Comme souvent auparavant, la Cour a profité de cette occasion pour rappeler l’importance de l’audiovisuel public. Celle-ci n’a pas diminué du fait du développement des technologies de la communication ou de l’essor de la diffusion de l’information via internet. La redevance permet aux radios et aux télévisions publiques d’agir comme un contre-pouvoir face aux radiodiffuseurs privés, en proposant des programmes qui ne sont pas soumis à des considérations économiques. En raison de la concurrence journalistique et économique, les chaînes privées ne reflètent pas automatiquement la diversité des informations, des expériences, des systèmes de valeurs et des modes de comportement qui existent au sein de la société. La dépendance à la publicité et la forte pression concurrentielle font que l’audiovisuel privé à lui seul n’est pas en mesure de proposer une grande diversité de contenus allant au-delà des formats standards d’émissions destinées à un très large public. C’est la raison pour laquelle l’audiovisuel financé par des fonds publics se doit de contribuer à la pluralité de l’offre via ses propres initiatives et perspectives, indépendamment des taux d’audience et des contrats publicitaires.
Bien que ce dernier jugement de la Cour constitutionnelle fédérale ait confirmé que le système actuel de recouvrement de la redevance était conforme à la Constitution, les gouvernements de certains Länder songent déjà à une nouvelle réforme. Il s’agirait à l’avenir d’indexer chaque année la contribution audiovisuelle sur le taux d’inflation et de laisser la liberté aux radiodiffuseurs publics de choisir pour quelles émissions ils souhaitent utiliser les recettes. Une autre idée consiste à supprimer le divertissement parmi les missions de l’audiovisuel public. Ces propositions sont révolutionnaires dans l’histoire de l’audiovisuel allemand. Par conséquent, elles suscitent d’âpres discussions. Bien que quelques Länder y soient favorables, leur chance d’aboutir est néanmoins plutôt mince, la modification d’un traité d’État requérant l’unanimité.

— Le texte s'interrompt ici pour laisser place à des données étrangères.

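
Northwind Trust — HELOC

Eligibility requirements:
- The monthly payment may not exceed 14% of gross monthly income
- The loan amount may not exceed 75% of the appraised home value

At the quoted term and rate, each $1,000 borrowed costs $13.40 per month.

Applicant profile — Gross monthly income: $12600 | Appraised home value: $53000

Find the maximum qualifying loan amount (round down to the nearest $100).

Payment cap: 14% × $12,600 = $1,764/month.
At $13.40 per $1,000, that supports 1,764/13.40 × 1,000 ≈ $131,641 → $131,600.
LTV cap: 75% × $53,000 = $39,750 → $39,700.
Binding constraint: loan-to-value.

$39,700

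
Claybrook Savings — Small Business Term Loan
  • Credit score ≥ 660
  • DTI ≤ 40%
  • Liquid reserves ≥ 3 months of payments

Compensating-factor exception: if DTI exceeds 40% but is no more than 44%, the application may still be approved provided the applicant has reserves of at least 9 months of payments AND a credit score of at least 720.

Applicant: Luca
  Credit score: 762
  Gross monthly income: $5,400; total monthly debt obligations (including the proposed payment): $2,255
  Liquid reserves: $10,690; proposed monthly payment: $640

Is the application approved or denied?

Credit score 762 ≥ 660 (meets base)
DTI = 2,255/5,400 = 41.8% > 40% — standard DTI limit exceeded.
Reserves = 10,690/640 = 16.7 months ≥ 3
DTI 41.8% is within the 40%–44% exception band; checking compensating factors.
Override check — reserves: 16.7 mo (ok); score: 762 (ok).
Both override conditions satisfied; DTI exception granted.

Approved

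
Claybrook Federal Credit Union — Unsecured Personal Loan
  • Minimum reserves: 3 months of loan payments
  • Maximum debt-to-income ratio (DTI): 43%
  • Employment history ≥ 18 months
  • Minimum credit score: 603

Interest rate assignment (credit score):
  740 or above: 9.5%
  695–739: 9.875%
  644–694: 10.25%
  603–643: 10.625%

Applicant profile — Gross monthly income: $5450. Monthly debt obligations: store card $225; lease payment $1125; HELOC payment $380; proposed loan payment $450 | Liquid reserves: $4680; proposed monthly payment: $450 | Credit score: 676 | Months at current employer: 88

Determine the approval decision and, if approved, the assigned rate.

Approved at 10.25%

Credit score 676 ≥ 603 (meets minimum)
Total monthly debts = (225 + 1,125 + 380 + 450) = 2,180. DTI: 2,180 ÷ 5,450 = 40%, within the 43% cap
Employment 88 ≥ 18 months
Reserves = 4,680/450 = 10.4 months ≥ 3
All requirements met. Score 676 falls in the 644–694 tier → 10.25%.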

Traduction de l’allemand par Solène Hazouard
Sources :
- Les chaînes nationales publiques des Länder sont La Une d’ARD, la Deux de la ZDF et Deutschlandradio.
- Le montant de la contribution audiovisuelle est déterminé tous les quatre ans, au terme d’une procédure en plusieurs étapes.
Étape 1 : les radiodiffuseurs expriment leurs besoins auprès d’une commission d’experts indépendants, spécialement créée à cet effet (Kommission zur Ermittlung des Finanzbedarfs der Rundfunkanstalten).
Étape 2 : cette commission examine les besoins et propose alors d’augmenter ou de réduire la contribution audiovisuelle, et si oui de combien, tout en précisant la manière dont elle doit se répartir entre les différents établissements.
Étape 3 : la proposition est présentée aux gouvernements et aux parlements des Länder pour décision. Ils peuvent y déroger pour des raisons importantes. La contribution audiovisuelle n’est pas affectée au budget général des Länder. Elle revient directement aux radiodiffuseurs. Les fonds issus de la contribution audiovisuelle sont publics, et non pas étatiques.